Intel-based Macs use a partitioning scheme known as GPT. Only Macintel models can boot from GPT hard drives. Both PowerPC and Intel Macs can boot from APM (Apple’s old partitioning scheme) hard drives, which is the format you must use to create a universal boot drive in Leopard. PowerPC Macs running any version of the Mac OS prior to 10.4.2 cannot mount GPT volumes. PowerPC Macs won’t let you install OS X to a USB drive or choose it as your startup volume, although there is a work around for that.


  • introduced 2006.09.06 at US$999
  • Model identifier: iMac5,2
  • Model no.: A1195
  • Part no.: MA710
  • Latest EFI Boot ROM: EFI 1.2

Mac OS

Core System

  • CPU: 1.83 GHz Intel Core 2 Duo Merom, Socket M makes upgrades possible (see CPU Upgrade Options for 2006 iMacs)
  • L2 cache: 2 MB shared cache on CPU
  • Bus: 667 MHz
  • Performance, Geekbench 2:
    • Leopard: 2373
    • Tiger: 2392
  • RAM: 512 MB, expandable to 2 GB using two PC2-5300 DDR2 SODIMMs


  • Graphics: Intel GMA 950, supports up to 1920 x 1200 external digital display, 2048 x 1536 analog display, and monitor spanning
  • Display: 17″ 1440 x 900 flat panel display
  • Video out: mini-DVI, VGA, S-video, composite (requires adapter)

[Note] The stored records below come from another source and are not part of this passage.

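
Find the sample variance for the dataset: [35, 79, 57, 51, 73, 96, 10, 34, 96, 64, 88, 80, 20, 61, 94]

776.6952

Step 1: Compute the mean: (35 + 79 + 57 + 51 + 73 + 96 + 10 + 34 + 96 + 64 + 88 + 80 + 20 + 61 + 94) / 15 = 62.5333
Step 2: Compute squared deviations from the mean:
  (35 - 62.5333)^2 = 758.0844
  (79 - 62.5333)^2 = 271.1511
  (57 - 62.5333)^2 = 30.6178
  (51 - 62.5333)^2 = 133.0178
  (73 - 62.5333)^2 = 109.5511
  (96 - 62.5333)^2 = 1120.0178
  (10 - 62.5333)^2 = 2759.7511
  (34 - 62.5333)^2 = 814.1511
  (96 - 62.5333)^2 = 1120.0178
  (64 - 62.5333)^2 = 2.1511
  (88 - 62.5333)^2 = 648.5511
  (80 - 62.5333)^2 = 305.0844
  (20 - 62.5333)^2 = 1809.0844
  (61 - 62.5333)^2 = 2.3511
  (94 - 62.5333)^2 = 990.1511
Step 3: Sum of squared deviations = 10873.7333
Step 4: Sample variance = 10873.7333 / 14 = 776.6952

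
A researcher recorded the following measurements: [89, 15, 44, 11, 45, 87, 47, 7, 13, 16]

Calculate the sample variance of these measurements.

943.6

Step 1: Compute the mean: (89 + 15 + 44 + 11 + 45 + 87 + 47 + 7 + 13 + 16) / 10 = 37.4
Step 2: Compute squared deviations from the mean:
  (89 - 37.4)^2 = 2662.56
  (15 - 37.4)^2 = 501.76
  (44 - 37.4)^2 = 43.56
  (11 - 37.4)^2 = 696.96
  (45 - 37.4)^2 = 57.76
  (87 - 37.4)^2 = 2460.16
  (47 - 37.4)^2 = 92.16
  (7 - 37.4)^2 = 924.16
  (13 - 37.4)^2 = 595.36
  (16 - 37.4)^2 = 457.96
Step 3: Sum of squared deviations = 8492.4
Step 4: Sample variance = 8492.4 / 9 = 943.6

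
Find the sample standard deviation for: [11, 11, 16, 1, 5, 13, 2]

5.7694

Step 1: Compute the mean: 8.4286
Step 2: Sum of squared deviations from the mean: 199.7143
Step 3: Sample variance = 199.7143 / 6 = 33.2857
Step 4: Standard deviation = sqrt(33.2857) = 5.7694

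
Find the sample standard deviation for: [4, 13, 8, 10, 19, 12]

5.0596

Step 1: Compute the mean: 11
Step 2: Sum of squared deviations from the mean: 128
Step 3: Sample variance = 128 / 5 = 25.6
Step 4: Standard deviation = sqrt(25.6) = 5.0596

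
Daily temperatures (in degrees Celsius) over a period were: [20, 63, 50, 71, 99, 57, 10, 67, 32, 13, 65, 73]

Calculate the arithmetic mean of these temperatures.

51.6667

Step 1: Sum all values: 20 + 63 + 50 + 71 + 99 + 57 + 10 + 67 + 32 + 13 + 65 + 73 = 620
Step 2: Count the number of values: n = 12
Step 3: Mean = sum / n = 620 / 12 = 51.6667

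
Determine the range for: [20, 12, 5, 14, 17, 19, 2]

18

Step 1: Identify the maximum value: max = 20
Step 2: Identify the minimum value: min = 2
Step 3: Range = max - min = 20 - 2 = 18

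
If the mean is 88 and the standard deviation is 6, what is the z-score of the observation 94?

1

Step 1: Recall the z-score formula: z = (x - mu) / sigma
Step 2: Substitute values: z = (94 - 88) / 6
Step 3: z = 6 / 6 = 1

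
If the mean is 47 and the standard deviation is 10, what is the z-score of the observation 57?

1

Step 1: Recall the z-score formula: z = (x - mu) / sigma
Step 2: Substitute values: z = (57 - 47) / 10
Step 3: z = 10 / 10 = 1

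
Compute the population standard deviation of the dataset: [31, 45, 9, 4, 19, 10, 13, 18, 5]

12.5914

Step 1: Compute the mean: 17.1111
Step 2: Sum of squared deviations from the mean: 1426.8889
Step 3: Population variance = 1426.8889 / 9 = 158.5432
Step 4: Standard deviation = sqrt(158.5432) = 12.5914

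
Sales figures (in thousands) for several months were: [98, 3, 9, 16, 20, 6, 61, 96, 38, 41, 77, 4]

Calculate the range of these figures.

95

Step 1: Identify the maximum value: max = 98
Step 2: Identify the minimum value: min = 3
Step 3: Range = max - min = 98 - 3 = 95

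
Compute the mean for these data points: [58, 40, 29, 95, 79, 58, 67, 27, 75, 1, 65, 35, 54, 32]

51.0714

Step 1: Sum all values: 58 + 40 + 29 + 95 + 79 + 58 + 67 + 27 + 75 + 1 + 65 + 35 + 54 + 32 = 715
Step 2: Count the number of values: n = 14
Step 3: Mean = sum / n = 715 / 14 = 51.0714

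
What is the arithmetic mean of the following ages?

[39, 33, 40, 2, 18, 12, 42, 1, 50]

26.3333

Step 1: Sum all values: 39 + 33 + 40 + 2 + 18 + 12 + 42 + 1 + 50 = 237
Step 2: Count the number of values: n = 9
Step 3: Mean = sum / n = 237 / 9 = 26.3333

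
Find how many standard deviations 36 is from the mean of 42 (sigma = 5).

-1.2

Step 1: Recall the z-score formula: z = (x - mu) / sigma
Step 2: Substitute values: z = (36 - 42) / 5
Step 3: z = -6 / 5 = -1.2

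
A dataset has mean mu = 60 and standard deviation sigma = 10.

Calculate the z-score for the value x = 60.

0

Step 1: Recall the z-score formula: z = (x - mu) / sigma
Step 2: Substitute values: z = (60 - 60) / 10
Step 3: z = 0 / 10 = 0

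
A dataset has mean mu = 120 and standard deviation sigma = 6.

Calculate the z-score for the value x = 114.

-1

Step 1: Recall the z-score formula: z = (x - mu) / sigma
Step 2: Substitute values: z = (114 - 120) / 6
Step 3: z = -6 / 6 = -1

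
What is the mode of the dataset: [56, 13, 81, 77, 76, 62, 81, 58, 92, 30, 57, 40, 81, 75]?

81

Step 1: Count the frequency of each value:
  13: appears 1 time(s)
  30: appears 1 time(s)
  40: appears 1 time(s)
  56: appears 1 time(s)
  57: appears 1 time(s)
  58: appears 1 time(s)
  62: appears 1 time(s)
  75: appears 1 time(s)
  76: appears 1 time(s)
  77: appears 1 time(s)
  81: appears 3 time(s)
  92: appears 1 time(s)
Step 2: The value 81 appears most frequently (3 times).
Step 3: Mode = 81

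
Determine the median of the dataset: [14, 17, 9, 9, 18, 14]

14

Step 1: Sort the data in ascending order: [9, 9, 14, 14, 17, 18]
Step 2: The number of values is n = 6.
Step 3: Since n is even, the median is the average of positions 3 and 4:
  Median = (14 + 14) / 2 = 14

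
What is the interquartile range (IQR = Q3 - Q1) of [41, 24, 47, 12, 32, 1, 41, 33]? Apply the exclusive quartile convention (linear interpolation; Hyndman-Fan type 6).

26

Step 1: Sort the data: [1, 12, 24, 32, 33, 41, 41, 47]
Step 2: n = 8
Step 3: Using the exclusive quartile method:
  Q1 = 15
  Q2 (median) = 32.5
  Q3 = 41
  IQR = Q3 - Q1 = 41 - 15 = 26
Step 4: IQR = 26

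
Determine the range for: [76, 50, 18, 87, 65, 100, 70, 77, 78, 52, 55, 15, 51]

85

Step 1: Identify the maximum value: max = 100
Step 2: Identify the minimum value: min = 15
Step 3: Range = max - min = 100 - 15 = 85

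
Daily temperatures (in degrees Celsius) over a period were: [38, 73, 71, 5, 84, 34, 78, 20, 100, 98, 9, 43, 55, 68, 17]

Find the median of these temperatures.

55

Step 1: Sort the data in ascending order: [5, 9, 17, 20, 34, 38, 43, 55, 68, 71, 73, 78, 84, 98, 100]
Step 2: The number of values is n = 15.
Step 3: Since n is odd, the median is the middle value at position 8: 55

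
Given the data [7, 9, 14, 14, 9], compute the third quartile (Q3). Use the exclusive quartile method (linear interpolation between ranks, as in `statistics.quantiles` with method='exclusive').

14

Step 1: Sort the data: [7, 9, 9, 14, 14]
Step 2: n = 5
Step 3: Using the exclusive quartile method:
  Q1 = 8
  Q2 (median) = 9
  Q3 = 14
  IQR = Q3 - Q1 = 14 - 8 = 6
Step 4: Q3 = 14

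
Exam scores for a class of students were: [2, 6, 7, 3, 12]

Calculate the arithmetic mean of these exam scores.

6

Step 1: Sum all values: 2 + 6 + 7 + 3 + 12 = 30
Step 2: Count the number of values: n = 5
Step 3: Mean = sum / n = 30 / 5 = 6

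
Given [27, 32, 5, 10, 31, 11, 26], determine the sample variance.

125.9048

Step 1: Compute the mean: (27 + 32 + 5 + 10 + 31 + 11 + 26) / 7 = 20.2857
Step 2: Compute squared deviations from the mean:
  (27 - 20.2857)^2 = 45.0816
  (32 - 20.2857)^2 = 137.2245
  (5 - 20.2857)^2 = 233.6531
  (10 - 20.2857)^2 = 105.7959
  (31 - 20.2857)^2 = 114.7959
  (11 - 20.2857)^2 = 86.2245
  (26 - 20.2857)^2 = 32.6531
Step 3: Sum of squared deviations = 755.4286
Step 4: Sample variance = 755.4286 / 6 = 125.9048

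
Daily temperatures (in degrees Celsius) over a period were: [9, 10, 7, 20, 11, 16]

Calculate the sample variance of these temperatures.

23.7667

Step 1: Compute the mean: (9 + 10 + 7 + 20 + 11 + 16) / 6 = 12.1667
Step 2: Compute squared deviations from the mean:
  (9 - 12.1667)^2 = 10.0278
  (10 - 12.1667)^2 = 4.6944
  (7 - 12.1667)^2 = 26.6944
  (20 - 12.1667)^2 = 61.3611
  (11 - 12.1667)^2 = 1.3611
  (16 - 12.1667)^2 = 14.6944
Step 3: Sum of squared deviations = 118.8333
Step 4: Sample variance = 118.8333 / 5 = 23.7667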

  • Hard drive bus: 1.5 Gbps SATA Rev. 1
  • Hard drive: 160 GB 7200 rpm SATA drive
  • Optical drive bus: Ultra ATA/100 (operates at ATA/33)
  • Combo drive: reads DVD at up to 8x speed, writes CD-R at 24x, CD-RW at 16x; reads CDs at 24x
  • SuperDrive: writes DVD±R discs at up to 8x speed, dual layer at up to 2.4x; DVD±RW at up to 4x; reads DVDs at up to 8x, writes CD-R discs at up to 24x, writes CD-RW discs at up to 8x, reads CDs at up to 24x


  • USB: 3 USB 2.0 ports
  • FireWire 400: 2 ports, 8W shared output
  • Modem: optional 56 kbps USB modem supports v.92
  • Ethernet: 10/100/gigabit
  • WiFi: 802.11g AirPort Extreme included
  • Bluetooth 2.0: optional
  • IR receiver: supports Apple Remote (included)
  • Microphone: internal


  • H x W x D: 16.9 x 16.8 x 6.8 in/43 x 42.6 x 17.3 cm
  • Weight: 15.5 lb/7 kg
  • Power supply: 180W

CPU Upgrades

  • CPU can be replaced with faster Socket M Core 2 Duo.